Rowan groaned and covered his face. “Yes. Your weird new neighbor. Your tragic little midnight pearl delivery service. Same person.”
The comments immediately started mocking him.
Smart fox, dumb in love.
He exposed his own rival.
Rowan looked like he wanted to fight all of them.
Then he turned back to me, and all the teasing in his expression vanished.
“If he comes back,” he asked quietly, “do you still want me?”
The question hit me harder than it should have.
Because for all his smooth words and playful flirting, Rowan had never once asked for reassurance before.
And suddenly I understood.
He had chosen me.
Bought his own freedom and put his hand in mine and stepped into my life willingly.
And now the first beastman I had ever brought home had returned to complicate everything.
I cupped Rowan’s face in both hands.
“Of course I want you,” I said.
His eyes lit up so fast it made my chest ache.
Maybe foxes really did have something of dogs in them after all.
Later that day, I walked out into the yard and found the white wolf standing across the fence again.
His gaze dropped instantly to my neck.
To the red marks Rowan had left there.
His eyes reddened at once.
And for some reason, instead of pitying him, I felt a wicked streak rise up in me.
“Still want to be my beastman?” I asked.
He looked startled.
Then hopeful.
“Yes.”
“Fine,” I said sweetly. “You can be the second.”
His whole chest started rising and falling faster.
Faster.
His face went pale.
Then the tears came.
Pearls struck the ground one after another.
I folded my arms and watched him.
“You asked. Why are you crying?”
His voice shook with fury and hurt. “Can every furry beastman come home with you? A hundred of them? A thousand? But not me?”
I sighed and turned away.
“Cry all you want. Come back when you can talk like a normal person.”
Behind me, Rowan emerged from the house carrying a bowl.
“Ellie, dinner’s ready,” he called casually, then glanced toward the fence and added with cutting sweetness, “And if the mystery creature by the gate wants to mourn dramatically, could he do it farther from our property?”
The comments went feral.
Fox hits below the belt every time.
Siren is one insult away from drowning the county.
That night, I did not sleep deeply.
So when cold arms slid around me again and a familiar mouth crushed hungrily against mine, I was ready.
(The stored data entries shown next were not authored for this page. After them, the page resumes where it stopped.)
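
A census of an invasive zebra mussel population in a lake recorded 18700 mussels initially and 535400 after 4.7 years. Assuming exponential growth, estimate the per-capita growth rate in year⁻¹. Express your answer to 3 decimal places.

From N(t) = N₀·e^(rt): e^(r·4.7) = 535400/18700 = 28.631.
r·4.7 = ln(28.631) = 3.3545, so r = 3.3545/4.7 = 0.71372.

0.714 per year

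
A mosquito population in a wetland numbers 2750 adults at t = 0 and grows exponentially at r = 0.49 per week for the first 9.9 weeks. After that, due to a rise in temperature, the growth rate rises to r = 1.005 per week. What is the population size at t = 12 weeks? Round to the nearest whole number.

Phase 1: N(9.9) = 2750·e^(0.49×9.9) = 2750·e^4.851 = 351638.
Phase 2 runs for 12 − 9.9 = 2.1 weeks at r = 1.005.
N(12) = 351638·e^(1.005×2.1) = 351638·e^2.11 = 2.901842×10^6.

2901842 adults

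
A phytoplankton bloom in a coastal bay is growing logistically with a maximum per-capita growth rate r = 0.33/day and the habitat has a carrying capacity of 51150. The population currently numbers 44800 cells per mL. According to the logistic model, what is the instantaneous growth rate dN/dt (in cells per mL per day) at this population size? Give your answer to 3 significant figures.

1840 cells per mL per day

dN/dt = rN(1 − N/K) = 0.33 × 44800 × (1 − 44800/51150).
1 − 44800/51150 = 0.12414; dN/dt = 0.33 × 44800 × 0.12414 = 1835.4.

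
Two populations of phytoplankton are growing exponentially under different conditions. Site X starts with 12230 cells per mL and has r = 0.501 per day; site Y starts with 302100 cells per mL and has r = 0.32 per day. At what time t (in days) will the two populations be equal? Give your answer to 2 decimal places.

17.72 days

Set 12230·e^(0.501t) = 302100·e^(0.32t).
e^((0.501 − 0.32)t) = 302100/12230 → e^(0.181·t) = 24.702.
0.181·t = ln(24.702) = 3.2069, so t = 3.2069/0.181 = 17.717.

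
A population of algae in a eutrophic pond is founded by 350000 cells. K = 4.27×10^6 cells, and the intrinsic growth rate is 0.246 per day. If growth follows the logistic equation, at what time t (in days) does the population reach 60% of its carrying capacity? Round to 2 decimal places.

A = (K − N₀)/N₀ = (4.27×10^6 − 350000)/350000 = 11.2.
Solve 4.27×10^6/(1 + 11.2·e^(−0.246t)) = 2.562×10^6: 1 + 11.2·e^(−0.246t) = 1.6667, so e^(−0.246t) = 0.0595238.
−0.246·t = ln(0.0595238) = -2.8214, so t = 2.8214/0.246 = 11.469.

11.47 days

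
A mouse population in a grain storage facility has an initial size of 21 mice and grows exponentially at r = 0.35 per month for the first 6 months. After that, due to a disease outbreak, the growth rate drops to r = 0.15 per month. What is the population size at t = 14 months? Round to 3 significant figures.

Phase 1: N(6) = 21·e^(0.35×6) = 21·e^2.1 = 171.49.
Phase 2 runs for 14 − 6 = 8 months at r = 0.15.
N(14) = 171.49·e^(0.15×8) = 171.49·e^1.2 = 569.365.

569 mice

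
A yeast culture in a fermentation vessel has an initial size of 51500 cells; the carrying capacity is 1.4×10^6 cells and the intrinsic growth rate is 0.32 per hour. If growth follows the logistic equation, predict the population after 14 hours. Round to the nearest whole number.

A = (K − N₀)/N₀ = (1.4×10^6 − 51500)/51500 = 26.184.
N(t) = K/(1 + A·e^(−rt)) = 1.4×10^6/(1 + 26.184×e^(−0.32×14)).
e^(−4.48) = 0.011333; denominator = 1 + 26.184×0.011333 = 1.2968.
N = 1.4×10^6/1.2968 = 1.079614×10^6.

1079614 cells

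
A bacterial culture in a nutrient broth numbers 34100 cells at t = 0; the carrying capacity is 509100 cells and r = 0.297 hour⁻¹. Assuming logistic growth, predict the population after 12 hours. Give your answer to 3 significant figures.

365000 cells

A = (K − N₀)/N₀ = (509100 − 34100)/34100 = 13.93.
N(t) = K/(1 + A·e^(−rt)) = 509100/(1 + 13.93×e^(−0.297×12)).
e^(−3.564) = 0.028325; denominator = 1 + 13.93×0.028325 = 1.3946.
N = 509100/1.3946 = 365061.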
I blocked Adrian with one hand.
He froze.
Then started backing away, eyes wide.
“Keep running,” I said quietly. “Run this time and I’ll never speak to you again.”
He stopped.
In the dim room, he still wore the wolf disguise—white ears pinned awkwardly over his siren face, as if that somehow helped.
His eyes were enormous.
“You knew it was me,” he whispered. “And you still played with me?”
I sat up slowly.
“And you?” I said. “What exactly are you doing? Leaving. Coming back. Kissing me while I’m asleep. Turning into a fake wolf and asking to be my second beastman?”
His face tightened instantly.
“He stole you first.”
I almost laughed.
“You left first.”
That wiped the fight out of him for one painful second.
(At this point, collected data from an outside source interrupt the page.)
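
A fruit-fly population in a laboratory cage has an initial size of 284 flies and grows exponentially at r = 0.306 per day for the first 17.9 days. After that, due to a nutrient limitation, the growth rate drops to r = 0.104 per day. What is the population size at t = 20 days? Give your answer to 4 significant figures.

Phase 1: N(17.9) = 284·e^(0.306×17.9) = 284·e^5.477 = 67939.6.
Phase 2 runs for 20 − 17.9 = 2.1 days at r = 0.104.
N(20) = 67939.6·e^(0.104×2.1) = 67939.6·e^0.2184 = 84522.6.

84520 flies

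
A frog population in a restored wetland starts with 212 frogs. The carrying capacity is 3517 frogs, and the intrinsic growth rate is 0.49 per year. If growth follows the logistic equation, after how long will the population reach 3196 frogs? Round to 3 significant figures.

10.3 years

A = (K − N₀)/N₀ = (3517 − 212)/212 = 15.59.
Solve 3517/(1 + 15.59·e^(−0.49t)) = 3196: 1 + 15.59·e^(−0.49t) = 1.1004, so e^(−0.49t) = 0.00644262.
−0.49·t = ln(0.00644262) = -5.0448, so t = 5.0448/0.49 = 10.296.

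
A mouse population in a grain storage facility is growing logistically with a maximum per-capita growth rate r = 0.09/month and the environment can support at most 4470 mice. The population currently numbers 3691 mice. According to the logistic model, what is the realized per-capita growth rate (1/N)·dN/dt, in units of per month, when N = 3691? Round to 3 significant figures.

(1/N)·dN/dt = r(1 − N/K) = 0.09 × (1 − 3691/4470).
= 0.09 × 0.17427 = 0.015685.

0.0157 per month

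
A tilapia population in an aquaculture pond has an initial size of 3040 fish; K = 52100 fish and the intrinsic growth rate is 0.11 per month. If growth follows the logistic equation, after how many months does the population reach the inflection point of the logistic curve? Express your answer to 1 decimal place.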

“I had my reasons,” he muttered.
I lay back down.
“If you don’t say the reasons, they don’t exist.”
On the other side of me, Rowan—still half under the aftereffect of hypnosis—curled his tail tighter over my legs as if even unconscious he was marking his place.
Adrian’s eyes dropped to it.
Something raw flashed across his face.
The next thing I knew, he had picked me up and thrown me over his shoulder.
I hissed in outrage.
He carried me right out the window and into the neighboring house.
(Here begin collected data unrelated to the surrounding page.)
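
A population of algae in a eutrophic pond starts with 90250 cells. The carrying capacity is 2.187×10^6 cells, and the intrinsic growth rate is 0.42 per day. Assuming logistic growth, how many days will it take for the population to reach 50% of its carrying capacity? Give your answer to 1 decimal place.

7.5 days

A = (K − N₀)/N₀ = (2.187×10^6 − 90250)/90250 = 23.233.
Solve 2.187×10^6/(1 + 23.233·e^(−0.42t)) = 1.0935×10^6: 1 + 23.233·e^(−0.42t) = 2, so e^(−0.42t) = 0.0430428.
−0.42·t = ln(0.0430428) = -3.1456, so t = 3.1456/0.42 = 7.4894.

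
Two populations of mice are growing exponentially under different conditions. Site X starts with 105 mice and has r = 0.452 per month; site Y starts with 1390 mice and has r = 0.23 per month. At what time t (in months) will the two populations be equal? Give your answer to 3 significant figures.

Set 105·e^(0.452t) = 1390·e^(0.23t).
e^((0.452 − 0.23)t) = 1390/105 → e^(0.222·t) = 13.238.
0.222·t = ln(13.238) = 2.5831, so t = 2.5831/0.222 = 11.636.

11.6 months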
The comments nearly caught fire.
Kidnapping arc.
This village is unbelievable.
If one locks her in a pigpen and the other in a chicken coop, I won’t even be surprised.
The moment he put me down, I slapped him.
Hard.
The sound cracked through the room.
He just stood there blinking at me, eyes instantly filling.
“If you’re not going to explain yourself,” I said, “then stop wrecking my life.”